Nelson, the doctor at Whole Woman’s Health, said he had to turn away multiple patients who came in for ultrasound appointments on Wednesday, which are required in Texas 24 hours before an abortion. These patients thought they were under six weeks gestation, Nelson said, but were already past the legal limit.
A group of abortion opponents gathered Wednesday morning outside the clinic, one of three in Austin that offer abortions. Celie Harden knelt in the dirt, rosary in hand, and prayed, even as a man drove past yelling profanities at the group.
Harden said she thought it was “fantastic” that regular citizens now have the ability to sue clinics and others who help facilitate illegal abortions. “It’s like a citizen’s arrest. If someone runs through a red light right in front of you, you go to a policeman and say, ‘Hey, did you see that?’ ”
Texas Right to Life began soliciting “anonymous tips” on its website and asking for volunteers to “join the team of pro-lifers working to enforce” the law. An online form asks tipsters to submit information about how the abortion ban may have been violated and to name a clinic or doctor potentially involved. The organization says it will “ensure that these lawbreakers are held accountable for their actions.”
In Fort Worth, the Whole Woman’s Health clinic had 27 patients left in the waiting room Tuesday night who were seeking to end their pregnancies. One longtime physician who was on call was in tears, concerned about the approaching midnight deadline.
Outside the clinic, antiabortion advocates had set up lights in the parking lot.
“We were under surveillance. This is not abstract — this is real for our team,” said Amy Hagstrom Miller, chief executive of Whole Woman’s Health, which is the lead challenger to S.B. 8 in court. “This morning, I woke up feeling deep sadness. I’m worried. I am numb.”
She and other providers and advocates said they would keep fighting the bill and pushing for access to a full range of reproductive health care for women, including directing women to other states where it is still legal to terminate their pregnancies.

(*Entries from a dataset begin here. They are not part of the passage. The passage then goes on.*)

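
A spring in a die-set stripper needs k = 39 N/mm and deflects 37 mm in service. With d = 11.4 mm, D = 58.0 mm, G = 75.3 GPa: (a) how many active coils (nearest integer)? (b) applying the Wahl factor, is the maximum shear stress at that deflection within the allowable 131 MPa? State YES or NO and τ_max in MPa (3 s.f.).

N_a = Gd⁴/(8D³k) = (75.3×10³)(11.4⁴)/(8·58.0³·39) = 20.89 → N_a = 21
Actual rate k = Gd⁴/(8D³·21) = 38.799 N/mm
Working load F = kδ = 38.799·37 = 1435.6 N
C = 58.0/11.4 = 5.0877; K_W = (4C−1)/(4C−4)+0.615/C = 1.3044
τ_max = K_W·8FD/(πd³) = 1.3044·143.11 = 186.67 MPa
τ_max > 131 MPa → exceeds allowable

(a) 21 coils; (b) NO, τ_max = 187 MPa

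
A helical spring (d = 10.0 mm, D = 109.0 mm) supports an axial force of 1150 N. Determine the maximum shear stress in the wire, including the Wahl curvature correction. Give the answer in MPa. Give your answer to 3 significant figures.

361 MPa

Spring index C = D/d = 109.0/10.0 = 10.9000
K_W = (4C−1)/(4C−4) + 0.615/C = 42.600/39.600 + 0.0564 = 1.1322
τ₀ = 8FD/(πd³) = 8·1150·109.0/(π·10.0³) = 1.0028e+06/3141.6 = 319.2 MPa
τ_max = K·τ₀ = 1.1322 × 319.2 = 361.39 MPa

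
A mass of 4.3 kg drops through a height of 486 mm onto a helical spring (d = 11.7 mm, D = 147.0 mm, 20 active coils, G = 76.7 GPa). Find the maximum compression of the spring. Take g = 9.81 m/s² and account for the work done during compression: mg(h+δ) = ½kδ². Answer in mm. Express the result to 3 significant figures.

k = Gd⁴/(8D³N_a) = (76.7×10³)(11.7⁴)/(8·147.0³·20) = 2.8279 N/mm
W = mg = 4.3 × 9.81 = 42.183 N
½kδ² − Wδ − Wh = 0 → δ = (W + √(W² + 2kWh))/k
δ = (42.183 + √(1779.4 + 115950))/2.8279 = (42.183 + 343.12)/2.8279 = 136.25 mm

136 mm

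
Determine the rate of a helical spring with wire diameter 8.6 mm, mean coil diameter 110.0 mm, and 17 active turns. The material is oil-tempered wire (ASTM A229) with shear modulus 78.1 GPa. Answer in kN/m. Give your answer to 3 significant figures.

2.36 kN/m

k = Gd⁴/(8D³N_a) = (78.1×10³ × 8.6⁴) / (8 × 110.0³ × 17)
  = 4.27213e+08 / 1.81016e+08 = 2.3601 N/mm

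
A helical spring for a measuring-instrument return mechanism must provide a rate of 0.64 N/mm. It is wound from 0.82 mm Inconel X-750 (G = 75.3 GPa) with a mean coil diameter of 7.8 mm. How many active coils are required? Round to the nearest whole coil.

N_a = Gd⁴/(8D³k) = (75.3×10³ × 0.82⁴)/(8 × 7.8³ × 0.64)
    = 34044.8 / 2429.71 = 14.01 → 14 coils

14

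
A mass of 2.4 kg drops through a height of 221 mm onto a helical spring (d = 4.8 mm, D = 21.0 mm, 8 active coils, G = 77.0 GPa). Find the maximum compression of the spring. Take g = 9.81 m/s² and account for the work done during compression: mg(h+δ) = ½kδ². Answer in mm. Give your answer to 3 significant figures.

12.6 mm

k = Gd⁴/(8D³N_a) = (77.0×10³)(4.8⁴)/(8·21.0³·8) = 68.963 N/mm
W = mg = 2.4 × 9.81 = 23.544 N
½kδ² − Wδ − Wh = 0 → δ = (W + √(W² + 2kWh))/k
δ = (23.544 + √(554.32 + 717663))/68.963 = (23.544 + 847.48)/68.963 = 12.63 mm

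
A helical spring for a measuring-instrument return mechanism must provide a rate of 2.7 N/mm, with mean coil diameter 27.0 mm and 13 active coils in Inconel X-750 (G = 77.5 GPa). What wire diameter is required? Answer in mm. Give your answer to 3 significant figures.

d = (8D³N_a·k / G)^(1/4) = (8·27.0³·13·2.7 / (77.5×10³))^0.25
  = (71.316)^0.25 = 2.9060 mm

2.91 mm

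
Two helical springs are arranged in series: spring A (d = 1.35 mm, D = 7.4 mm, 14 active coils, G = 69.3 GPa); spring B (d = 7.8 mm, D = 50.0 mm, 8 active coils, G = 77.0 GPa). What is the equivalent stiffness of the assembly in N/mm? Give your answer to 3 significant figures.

k_A = Gd⁴/(8D³N_a) = (69.3×10³)(1.35⁴)/(8·7.4³·14) = 5.0717 N/mm
k_B = Gd⁴/(8D³N_a) = (77.0×10³)(7.8⁴)/(8·50.0³·8) = 35.627 N/mm
Series: 1/k_eq = 1/5.0717 + 1/35.627 = 0.22524; k_eq = 4.4397 N/mm

4.44 N/mm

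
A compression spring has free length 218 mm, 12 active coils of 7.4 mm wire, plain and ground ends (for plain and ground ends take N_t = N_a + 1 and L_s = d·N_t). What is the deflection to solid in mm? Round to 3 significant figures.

N_t = 13; L_s = 7.4·13 = 96.2 mm
δ_solid = L₀ − L_s = 218 − 96.2 = 121.8 mm

122 mm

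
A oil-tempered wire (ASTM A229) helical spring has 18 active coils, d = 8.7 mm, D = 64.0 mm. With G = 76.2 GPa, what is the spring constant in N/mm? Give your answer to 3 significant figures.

11.6 N/mm

k = Gd⁴/(8D³N_a) = (76.2×10³ × 8.7⁴) / (8 × 64.0³ × 18)
  = 4.36548e+08 / 3.77487e+07 = 11.565 N/mm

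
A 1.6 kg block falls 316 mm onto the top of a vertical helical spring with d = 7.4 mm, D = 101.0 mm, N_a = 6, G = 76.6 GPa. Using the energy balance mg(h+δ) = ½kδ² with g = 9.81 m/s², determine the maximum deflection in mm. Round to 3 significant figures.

k = Gd⁴/(8D³N_a) = (76.6×10³)(7.4⁴)/(8·101.0³·6) = 4.6446 N/mm
W = mg = 1.6 × 9.81 = 15.696 N
½kδ² − Wδ − Wh = 0 → δ = (W + √(W² + 2kWh))/k
δ = (15.696 + √(246.36 + 46074))/4.6446 = (15.696 + 215.22)/4.6446 = 49.717 mm

49.7 mm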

“We have been here before, and we’ll continue serving our patients however we legally can and fighting for their right to safe, compassionate abortion care,” Miller said.
Heather Gardner, executive director of the antiabortion Central Texas Coalition for Life, said her organization will start distributing fliers explaining the ban to abortion clinics in that part of the state. Although Gardner said she does not expect to file lawsuits herself to enforce the ban, she said her organization would advise people who come to her to report any illegal abortions.
“We would do what we could to see what legal action could be taken,” Gardner said. “We wouldn’t want to let that go, because they need to be held accountable.”
Wax-Thibodeaux reported from Lubbock, Tex., and Kitchener reported from Austin.